Opinion from the Editor
Plan B for gambling fight
A new Storm Lake committee is gearing up for a long, hard fight to defeat a casino boat on Storm Lake, but what if it didn't have to come to a bitter battle at all?
The assumption is that they will have to find and convince voters around the county in a long, contentious and rather expensive war of words to stop gambling interests at the polls.
Perhaps, but that may not be the only avenue.
One, Lakeside city officials may have a say here. If the council of that little town were convinced to strongly oppose the plan, and perhaps use zoning tools to address the future of the site, an election might not ever happen. Storm Lake city officials don't seem eager to jump on board as an alternative at the moment.
Two, they could purchase or find a developer to purchase the Cobblestone Ballroom. Gambling petition organizer Cal Johnson has said plainly that his motivation is to see the Cobb finally restored, and that he would drop the petition if there was an alternative way to reopen the landmark.
Three, they might work on the Iowa DNR. These people are responsible for the natural lake shoreline, its utility for recreational use and its effective fishery. If the DNR frowns on a casino boat on Storm Lake, a license might be a moot point.
There are a lot of if's and but's to be addressed before a casino ever sets float on Storm Lake, and a vote is just one of them.
For that matter, a vote may not be the end-all of the issue. A close vote may not be enough to convince a casino company that they are wanted here. Some suggest it would take a 60 percent approval rate, and that's hard to do - it took three elections to reach that rate to build a middle school in Storm Lake. And if Cobblestone is to be the most important factor, will a casino boat operator really be interested in shelling out a couple of million dollars to fix a run-down vacant building, which one official has said has a considerable amount of sensitive asbestos to deal with? Will Lakeside give up its control of the strip of public park land between the ballroom and the proposed casino site? And while the Cobblestone owner has expressed an interest in the project, he hasn't named a price for the building, let alone promised it.
The committee opposing the casino is organizing for a battle, but I wonder if it really has to be that way.
A veteran of the Sac County election tells them that the other side will stop at nothing to twist the truth. He predicts that local political leaders will fool and fail us. He speaks of character assassination, media manipulation, even the potential for sides to fall into destroying each other's yard signs.
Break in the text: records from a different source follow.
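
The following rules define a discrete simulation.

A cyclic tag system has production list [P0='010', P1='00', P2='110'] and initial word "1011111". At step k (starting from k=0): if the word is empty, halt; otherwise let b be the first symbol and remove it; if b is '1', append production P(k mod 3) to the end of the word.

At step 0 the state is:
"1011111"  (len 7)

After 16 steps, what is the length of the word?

[0] "1011111"  (len 7)
[1] "011111010"  (len 9)
[2] "11111010"  (len 8)
[3] "1111010110"  (len 10)
[4] "111010110010"  (len 12)
[5] "1101011001000"  (len 13)
[6] "101011001000110"  (len 15)
[7] "01011001000110010"  (len 17)
[8] "1011001000110010"  (len 16)
[9] "011001000110010110"  (len 18)
[10] "11001000110010110"  (len 17)
[11] "100100011001011000"  (len 18)
[12] "00100011001011000110"  (len 20)
[13] "0100011001011000110"  (len 19)
[14] "100011001011000110"  (len 18)
[15] "00011001011000110110"  (len 20)
[16] "0011001011000110110"  (len 19)

19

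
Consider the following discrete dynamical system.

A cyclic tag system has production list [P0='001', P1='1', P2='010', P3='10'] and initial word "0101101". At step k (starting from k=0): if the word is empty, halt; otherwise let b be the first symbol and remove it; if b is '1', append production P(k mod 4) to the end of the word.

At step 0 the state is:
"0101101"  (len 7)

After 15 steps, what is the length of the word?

0) "0101101"  (len 7)
1) "101101"  (len 6)
2) "011011"  (len 6)
3) "11011"  (len 5)
4) "101110"  (len 6)
5) "01110001"  (len 8)
6) "1110001"  (len 7)
7) "110001010"  (len 9)
8) "1000101010"  (len 10)
9) "000101010001"  (len 12)
10) "00101010001"  (len 11)
11) "0101010001"  (len 10)
12) "101010001"  (len 9)
13) "01010001001"  (len 11)
14) "1010001001"  (len 10)
15) "010001001010"  (len 12)

12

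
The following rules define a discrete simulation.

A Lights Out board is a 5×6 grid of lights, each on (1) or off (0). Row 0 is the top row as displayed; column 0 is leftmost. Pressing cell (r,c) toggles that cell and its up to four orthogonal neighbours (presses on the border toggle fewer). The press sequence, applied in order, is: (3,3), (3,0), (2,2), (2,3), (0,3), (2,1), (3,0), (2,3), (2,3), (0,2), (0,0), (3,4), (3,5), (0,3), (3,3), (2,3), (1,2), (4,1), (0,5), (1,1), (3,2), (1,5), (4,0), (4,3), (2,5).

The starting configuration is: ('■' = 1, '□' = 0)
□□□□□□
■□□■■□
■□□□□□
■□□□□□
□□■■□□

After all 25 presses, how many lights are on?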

And even as a minister, he admits to emerging from the experience somewhat jaded.
And indeed, all that and more has happened elsewhere. Some communities have become so deeply split and bitter over a gambling issue that it's hard to see a winner at all no matter how the vote comes out.
I would hate to think that it has to be that way in Buena Vista County.
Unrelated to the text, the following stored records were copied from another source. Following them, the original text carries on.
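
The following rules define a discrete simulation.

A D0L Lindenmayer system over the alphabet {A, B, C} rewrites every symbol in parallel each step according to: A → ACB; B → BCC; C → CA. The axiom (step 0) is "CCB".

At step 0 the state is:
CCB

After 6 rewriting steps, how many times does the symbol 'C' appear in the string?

332

gen 0: CCB
gen 1: CACABCC
gen 2: CAACBCAACBBCCCACA
gen 3: CAACBACBCABCCCAACBACBCABCCBCCCACACAACBCAACB
gen 4: CAACBACBCABCCACBCABCCCAACBBCCCACACAACBACBCABCCACBCABCCCAACBBCCCACABCCCACACAACBCAACBCAACBACBCABCCCAACBACBCABCC
gen 5: CAACBACBCABCCACBCABCCCAACBBCCCACAACBCABCCCAACBBCCCACACAACB…CABCCACBCABCCCAACBBCCCACACAACBACBCABCCACBCABCCCAACBBCCCACA  (len 275)
gen 6: CAACBACBCABCCACBCABCCCAACBBCCCACAACBCABCCCAACBBCCCACACAACB…BBCCCACAACBCABCCCAACBBCCCACACAACBACBCABCCBCCCACACAACBCAACB  (len 693)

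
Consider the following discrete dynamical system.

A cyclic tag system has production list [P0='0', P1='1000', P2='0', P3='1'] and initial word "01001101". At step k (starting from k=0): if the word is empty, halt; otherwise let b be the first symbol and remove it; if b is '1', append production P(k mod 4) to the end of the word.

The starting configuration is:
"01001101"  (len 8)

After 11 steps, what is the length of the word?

8

step 0: "01001101"  (len 8)
step 1: "1001101"  (len 7)
step 2: "0011011000"  (len 10)
step 3: "011011000"  (len 9)
step 4: "11011000"  (len 8)
step 5: "10110000"  (len 8)
step 6: "01100001000"  (len 11)
step 7: "1100001000"  (len 10)
step 8: "1000010001"  (len 10)
step 9: "0000100010"  (len 10)
step 10: "000100010"  (len 9)
step 11: "00100010"  (len 8)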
If it comes to a campaign and a vote, maybe we can show the proper way to do it.
On both sides of the issue in Storm Lake, we have good people, community-minded people, who are genuinely dedicated to doing what they feel is the right and positive thing.
So maybe we can have what no one else has managed - a clean, honest campaign that examines gambling from all sides based on real facts, not twisted statistics, sensational plays on emotions and personal attacks instead of issues.
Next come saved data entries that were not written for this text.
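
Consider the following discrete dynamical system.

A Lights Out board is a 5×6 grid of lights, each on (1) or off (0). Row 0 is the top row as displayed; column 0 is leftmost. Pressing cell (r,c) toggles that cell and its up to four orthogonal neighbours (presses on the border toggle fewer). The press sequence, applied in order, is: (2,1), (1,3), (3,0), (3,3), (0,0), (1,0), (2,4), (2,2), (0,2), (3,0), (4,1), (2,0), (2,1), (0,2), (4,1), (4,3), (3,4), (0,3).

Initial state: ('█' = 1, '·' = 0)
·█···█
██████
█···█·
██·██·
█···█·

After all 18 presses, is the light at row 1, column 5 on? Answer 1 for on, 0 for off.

1

gen 0: ·█···█
██████
█···█·
██·██·
█···█·
gen 1: ·█···█
█·████
·██·█·
█··██·
█···█·
gen 2: ·█·█·█
█····█
·████·
█··██·
█···█·
gen 3: ·█·█·█
█····█
█████·
·█·██·
····█·
gen 4: ·█·█·█
█····█
███·█·
·██···
···██·
gen 5: █··█·█
·····█
███·█·
·██···
···██·
gen 6: ···█·█
██···█
·██·█·
·██···
···██·
gen 7: ···█·█
██··██
·███·█
·██·█·
···██·
gen 8: ···█·█
███·██
·····█
·█··█·
···██·
gen 9: ·██··█
██··██
·····█
·█··█·
···██·
gen 10: ·██··█
██··██
█····█
█···█·
█··██·
gen 11: ·██··█
██··██
█····█
██··█·
·████·
gen 12: ·██··█
·█··██
·█···█
·█··█·
·████·
gen 13: ·██··█
····██
█·█··█
····█·
·████·
gen 14: ···█·█
··█·██
█·█··█
····█·
·████·
gen 15: ···█·█
··█·██
█·█··█
·█··█·
█··██·
gen 16: ···█·█
··█·██
█·█··█
·█·██·
█·█···
gen 17: ···█·█
··█·██
█·█·██
·█···█
█·█·█·
gen 18: ··█·██
··████
█·█·██
·█···█
█·█·█·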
Though I personally don't feel a casino fits Storm Lake, it does not have to be an evil thing to take a fair look at any potential for economic development. And it's a very good thing to have the other side now represented as well. We need that voice.
Now, calling "yes" or "no" won't be good enough; not here.
The proponents of a casino will need to show us how we will protect ourselves from the negatives such as traffic and parking problems, impact on image as a family destination, crime, problem gambling and its impact on families.
And opponents have a responsibility too. If they are to defeat a casino, they should also be asked what they would propose to bring in revenue and attraction, and how they alternately propose to get the Cobblestone reopened.
After all, battle or no, we're all working for the same thing, the best our community can be.